Senator Scott’s legislation comes just days after President Biden handed a major victory to both Vladimir Putin and far-left climate activists by pausing approvals of pending applications for LNG exports. The president’s anti-energy decision is a major blow to American energy independence and will only increase global reliance on Russia and other bad actors around the world.
“President Biden’s move to halt American energy exports is pure politics. In fact, exporting U.S. natural gas would actually lower global emissions,” said Senator Scott. “President Biden is dead set on bowing to the far-left and making the U.S. and our allies more reliant on foreign adversaries like Russia. Instead, I’m fighting to unleash America’s abundant natural resources, bolster our energy independence and safeguard our national security.”
The bill is cosponsored by Senators Katie Britt (R-Ala.), Ted Budd (R-N.C.), Bill Cassidy (R-La.), Tom Cotton (R-Ark.), Mike Crapo (R-Idaho), Joni Ernst (R-Iowa), Bill Hagerty (R-Tenn.), John Hoeven (R-N.D.), John Kennedy (R-La.), Markwayne Mullin (R-Okla.), Pete Ricketts (R-Neb.), Jim Risch (R-Idaho), Mike Rounds (R-S.D.), Rick Scott (R-Fla.), Thom Tillis (R-N.C.) and John Thune (R-S.D.).
Similar legislation was introduced in the House of Representatives earlier this Congress by former Representative Bill Johnson (R-Ohio) and was included in both H.R.1, the Low Energy Costs Act, and H.R. 2811, the Limit, Save, Grow Act. Both of those bills passed the House of Representatives and have since stalled in the Democrat-controlled Senate.
- Last week, the Biden administration paused approvals of pending applications for LNG exports.
- On the very same day, Senator Scott joined Senator Bill Cassidy and 24 of their Republican colleagues in sending a letter to President Biden and Secretary Granholm of the DOE condemning the so-called “LNG plan.”
- U.S. gas exports have more than quadrupled in the past decade, making America the largest natural gas exporter in the world.
- As tensions rise around the world, there is a growing demand for American energy from our international partners in Europe, the Indo-Pacific and elsewhere.
- Our European allies, for example, have become increasingly reliant on the U.S. for LNG in light of Russia’s unprovoked invasion of Ukraine in February 2022.

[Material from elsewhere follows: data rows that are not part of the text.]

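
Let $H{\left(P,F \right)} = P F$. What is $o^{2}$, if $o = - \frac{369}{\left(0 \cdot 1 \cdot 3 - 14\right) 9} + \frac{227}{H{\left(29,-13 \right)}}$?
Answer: $\frac{150773841}{27857284} \approx 5.4124$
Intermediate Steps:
$H{\left(P,F \right)} = F P$
$o = \frac{12279}{5278}$ ($o = - \frac{369}{\left(0 \cdot 1 \cdot 3 - 14\right) 9} + \frac{227}{\left(-13\right) 29} = - \frac{369}{\left(0 \cdot 3 - 14\right) 9} + \frac{227}{-377} = - \frac{369}{\left(0 - 14\right) 9} + 227 \left(- \frac{1}{377}\right) = - \frac{369}{\left(-14\right) 9} - \frac{227}{377} = - \frac{369}{-126} - \frac{227}{377} = \left(-369\right) \left(- \frac{1}{126}\right) - \frac{227}{377} = \frac{41}{14} - \frac{227}{377} = \frac{12279}{5278} \approx 2.3265$)
$o^{2} = \left(\frac{12279}{5278}\right)^{2} = \frac{150773841}{27857284}$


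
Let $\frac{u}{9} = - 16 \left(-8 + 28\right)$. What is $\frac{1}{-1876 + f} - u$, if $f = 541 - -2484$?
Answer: $\frac{3309121}{1149} \approx 2880.0$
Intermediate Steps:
$u = -2880$ ($u = 9 \left(- 16 \left(-8 + 28\right)\right) = 9 \left(\left(-16\right) 20\right) = 9 \left(-320\right) = -2880$)
$f = 3025$ ($f = 541 + 2484 = 3025$)
$\frac{1}{-1876 + f} - u = \frac{1}{-1876 + 3025} - -2880 = \frac{1}{1149} + 2880 = \frac{3309121}{1149}$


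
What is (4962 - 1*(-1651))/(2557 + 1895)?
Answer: 6613/4452 ≈ 1.4854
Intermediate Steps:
(4962 - 1*(-1651))/(2557 + 1895) = (4962 + 1651)/4452 = 6613*(1/4452) = 6613/4452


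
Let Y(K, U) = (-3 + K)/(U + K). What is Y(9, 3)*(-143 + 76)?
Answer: -67/2 ≈ -33.500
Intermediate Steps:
Y(K, U) = (-3 + K)/(K + U)
Y(9, 3)*(-143 + 76) = ((-3 + 9)/(9 + 3))*(-143 + 76) = (6/12)*(-67) = ((1/12)*6)*(-67) = (½)*(-67) = -67/2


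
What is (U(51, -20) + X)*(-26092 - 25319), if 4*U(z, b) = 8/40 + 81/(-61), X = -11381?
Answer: 178462541601/305 ≈ 5.8512e+8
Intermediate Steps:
U(z, b) = -86/305 (U(z, b) = (8/40 + 81/(-61))/4 = (8*(1/40) + 81*(-1/61))/4 = (⅕ - 81/61)/4 = (¼)*(-344/305) = -86/305)
(U(51, -20) + X)*(-26092 - 25319) = (-86/305 - 11381)*(-26092 - 25319) = -3471291/305*(-51411) = 178462541601/305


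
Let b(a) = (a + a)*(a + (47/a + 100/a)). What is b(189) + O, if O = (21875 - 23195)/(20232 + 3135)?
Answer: 558751264/7789 ≈ 71736.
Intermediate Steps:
b(a) = 2*a*(a + 147/a) (b(a) = (2*a)*(a + 147/a) = 2*a*(a + 147/a))
O = -440/7789 (O = -1320/23367 = -1320*1/23367 = -440/7789 ≈ -0.056490)
b(189) + O = (294 + 2*189²) - 440/7789 = (294 + 2*35721) - 440/7789 = (294 + 71442) - 440/7789 = 71736 - 440/7789 = 558751264/7789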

- This LNG plan places the Biden administration in the position of choosing between strengthening U.S. national security by helping our partners and allies or caving to progressive activists.

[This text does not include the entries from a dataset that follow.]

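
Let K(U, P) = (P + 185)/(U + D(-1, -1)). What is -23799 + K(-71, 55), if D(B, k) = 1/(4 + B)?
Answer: -1261527/53 ≈ -23802.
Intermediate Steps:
K(U, P) = (185 + P)/(⅓ + U) (K(U, P) = (P + 185)/(U + 1/(4 - 1)) = (185 + P)/(U + 1/3) = (185 + P)/(U + ⅓) = (185 + P)/(⅓ + U))
-23799 + K(-71, 55) = -23799 + 3*(185 + 55)/(1 + 3*(-71)) = -23799 + 3*240/(1 - 213) = -23799 + 3*240/(-212) = -23799 + 3*(-1/212)*240 = -23799 - 180/53 = -1261527/53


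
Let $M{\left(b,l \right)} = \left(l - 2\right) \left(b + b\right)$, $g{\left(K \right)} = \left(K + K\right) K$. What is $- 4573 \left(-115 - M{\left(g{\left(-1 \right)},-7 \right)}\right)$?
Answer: $361267$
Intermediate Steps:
$g{\left(K \right)} = 2 K^{2}$ ($g{\left(K \right)} = 2 K K = 2 K^{2}$)
$M{\left(b,l \right)} = 2 b \left(-2 + l\right)$ ($M{\left(b,l \right)} = \left(-2 + l\right) 2 b = 2 b \left(-2 + l\right)$)
$- 4573 \left(-115 - M{\left(g{\left(-1 \right)},-7 \right)}\right) = - 4573 \left(-115 - 2 \cdot 2 \left(-1\right)^{2} \left(-2 - 7\right)\right) = - 4573 \left(-115 - 2 \cdot 2 \cdot 1 \left(-9\right)\right) = - 4573 \left(-115 - 2 \cdot 2 \left(-9\right)\right) = - 4573 \left(-115 - -36\right) = - 4573 \left(-115 + 36\right) = \left(-4573\right) \left(-79\right) = 361267$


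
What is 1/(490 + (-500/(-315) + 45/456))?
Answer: 9576/4708385 ≈ 0.0020338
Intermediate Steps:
1/(490 + (-500/(-315) + 45/456)) = 1/(490 + (-500*(-1/315) + 45*(1/456))) = 1/(490 + (100/63 + 15/152)) = 1/(490 + 16145/9576) = 1/(4708385/9576) = 9576/4708385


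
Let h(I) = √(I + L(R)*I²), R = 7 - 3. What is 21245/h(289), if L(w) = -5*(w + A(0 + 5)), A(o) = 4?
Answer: -21245*I*√11559/196503 ≈ -11.624*I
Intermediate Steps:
R = 4
L(w) = -20 - 5*w (L(w) = -5*(w + 4) = -5*(4 + w) = -20 - 5*w)
h(I) = √(I - 40*I²) (h(I) = √(I + (-20 - 5*4)*I²) = √(I + (-20 - 20)*I²) = √(I - 40*I²))
21245/h(289) = 21245/(√(289*(1 - 40*289))) = 21245/(√(289*(1 - 11560))) = 21245/(√(289*(-11559))) = 21245/(√(-3340551)) = 21245/((17*I*√11559)) = 21245*(-I*√11559/196503) = -21245*I*√11559/196503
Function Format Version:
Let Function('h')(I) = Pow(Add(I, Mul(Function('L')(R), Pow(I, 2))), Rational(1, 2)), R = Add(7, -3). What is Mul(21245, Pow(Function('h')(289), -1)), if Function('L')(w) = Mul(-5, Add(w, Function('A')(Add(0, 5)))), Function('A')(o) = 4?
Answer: Mul(Rational(-21245, 196503), I, Pow(11559, Rational(1, 2))) ≈ Mul(-11.624, I)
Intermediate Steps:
R = 4
Function('L')(w) = Add(-20, Mul(-5, w)) (Function('L')(w) = Mul(-5, Add(w, 4)) = Mul(-5, Add(4, w)) = Add(-20, Mul(-5, w)))
Function('h')(I) = Pow(Add(I, Mul(-40, Pow(I, 2))), Rational(1, 2)) (Function('h')(I) = Pow(Add(I, Mul(Add(-20, Mul(-5, 4)), Pow(I, 2))), Rational(1, 2)) = Pow(Add(I, Mul(Add(-20, -20), Pow(I, 2))), Rational(1, 2)) = Pow(Add(I, Mul(-40, Pow(I, 2))), Rational(1, 2)))
Mul(21245, Pow(Function('h')(289), -1)) = Mul(21245, Pow(Pow(Mul(289, Add(1, Mul(-40, 289))), Rational(1, 2)), -1)) = Mul(21245, Pow(Pow(Mul(289, Add(1, -11560)), Rational(1, 2)), -1)) = Mul(21245, Pow(Pow(Mul(289, -11559), Rational(1, 2)), -1)) = Mul(21245, Pow(Pow(-3340551, Rational(1, 2)), -1)) = Mul(21245, Pow(Mul(17, I, Pow(11559, Rational(1, 2))), -1)) = Mul(21245, Mul(Rational(-1, 196503), I, Pow(11559, Rational(1, 2)))) = Mul(Rational(-21245, 196503), I, Pow(11559, Rational(1, 2)))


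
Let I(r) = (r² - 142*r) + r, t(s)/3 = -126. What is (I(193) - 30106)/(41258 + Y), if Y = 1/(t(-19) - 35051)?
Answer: -79006670/162414409 ≈ -0.48645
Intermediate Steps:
t(s) = -378 (t(s) = 3*(-126) = -378)
I(r) = r² - 141*r
Y = -1/35429 (Y = 1/(-378 - 35051) = 1/(-35429) = -1/35429 ≈ -2.8225e-5)
(I(193) - 30106)/(41258 + Y) = (193*(-141 + 193) - 30106)/(41258 - 1/35429) = (193*52 - 30106)/(1461729681/35429) = (10036 - 30106)*(35429/1461729681) = -20070*35429/1461729681 = -79006670/162414409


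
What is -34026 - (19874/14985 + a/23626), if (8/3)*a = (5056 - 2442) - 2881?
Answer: -96375069668887/2832284880 ≈ -34027.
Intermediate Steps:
a = -801/8 (a = 3*((5056 - 2442) - 2881)/8 = 3*(2614 - 2881)/8 = (3/8)*(-267) = -801/8 ≈ -100.13)
-34026 - (19874/14985 + a/23626) = -34026 - (19874/14985 - 801/8/23626) = -34026 - (19874*(1/14985) - 801/8*1/23626) = -34026 - (19874/14985 - 801/189008) = -34026 - 1*3744342007/2832284880 = -34026 - 3744342007/2832284880 = -96375069668887/2832284880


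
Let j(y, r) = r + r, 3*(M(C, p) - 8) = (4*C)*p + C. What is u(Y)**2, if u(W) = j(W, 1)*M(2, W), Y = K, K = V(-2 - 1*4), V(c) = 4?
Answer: 13456/9 ≈ 1495.1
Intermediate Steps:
M(C, p) = 8 + C/3 + 4*C*p/3 (M(C, p) = 8 + ((4*C)*p + C)/3 = 8 + (4*C*p + C)/3 = 8 + (C + 4*C*p)/3 = 8 + (C/3 + 4*C*p/3) = 8 + C/3 + 4*C*p/3)
j(y, r) = 2*r
K = 4
Y = 4
u(W) = 52/3 + 16*W/3 (u(W) = (2*1)*(8 + (1/3)*2 + (4/3)*2*W) = 2*(8 + 2/3 + 8*W/3) = 2*(26/3 + 8*W/3) = 52/3 + 16*W/3)
u(Y)**2 = (52/3 + (16/3)*4)**2 = (52/3 + 64/3)**2 = (116/3)**2 = 13456/9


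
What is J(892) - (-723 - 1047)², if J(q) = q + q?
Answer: -3131116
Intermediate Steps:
J(q) = 2*q
J(892) - (-723 - 1047)² = 2*892 - (-723 - 1047)² = 1784 - 1*(-1770)² = 1784 - 1*3132900 = 1784 - 3132900 = -3131116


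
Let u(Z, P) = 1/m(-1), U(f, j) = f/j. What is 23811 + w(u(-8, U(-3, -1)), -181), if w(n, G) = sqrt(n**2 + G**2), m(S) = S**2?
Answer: 23811 + sqrt(32762) ≈ 23992.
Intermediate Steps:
u(Z, P) = 1 (u(Z, P) = 1/((-1)**2) = 1/1 = 1)
w(n, G) = sqrt(G**2 + n**2)
23811 + w(u(-8, U(-3, -1)), -181) = 23811 + sqrt((-181)**2 + 1**2) = 23811 + sqrt(32761 + 1) = 23811 + sqrt(32762)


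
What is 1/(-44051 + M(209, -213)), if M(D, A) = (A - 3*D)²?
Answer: 1/661549 ≈ 1.5116e-6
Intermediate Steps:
1/(-44051 + M(209, -213)) = 1/(-44051 + (-213 - 3*209)²) = 1/(-44051 + (-213 - 627)²) = 1/(-44051 + (-840)²) = 1/(-44051 + 705600) = 1/661549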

Senator Scott promotes a firm commitment to American energy dominance and independence by:
- Championing the Protecting America’s Strategic Petroleum Reserve (SPR) from China Act, which would strengthen our energy security by prohibiting the sale of American crude oil from the SPR to any company under Chinese Communist Party (CCP) control and bar the exportation of SPR crude oil to China;
- Advocating for the Energy Security Cooperation with Allied Partners in Europe (ESCAPE) Act to weaken Russia’s ability to influence our European allies by promoting energy independence;
- Urging Environmental Protection Agency (EPA) Administrator Michael Regan to withdraw the unlawful “Clean Power Plan 2.0” that effectively shuts down affordable and reliable energy;
- Championing the Pay Less at the Pump Act to lower energy prices for Americans by repealing the Inflation Reduction Act’s reinstatement of the $10.5 billion “Superfund Tax” on crude oil and imported petroleum products; and
- Introducing the Promoting Domestic Energy Production Act, which would allow companies to consider intangible drilling costs (IDCs) when calculating taxable income. This change would lower energy production costs, creating savings for American families.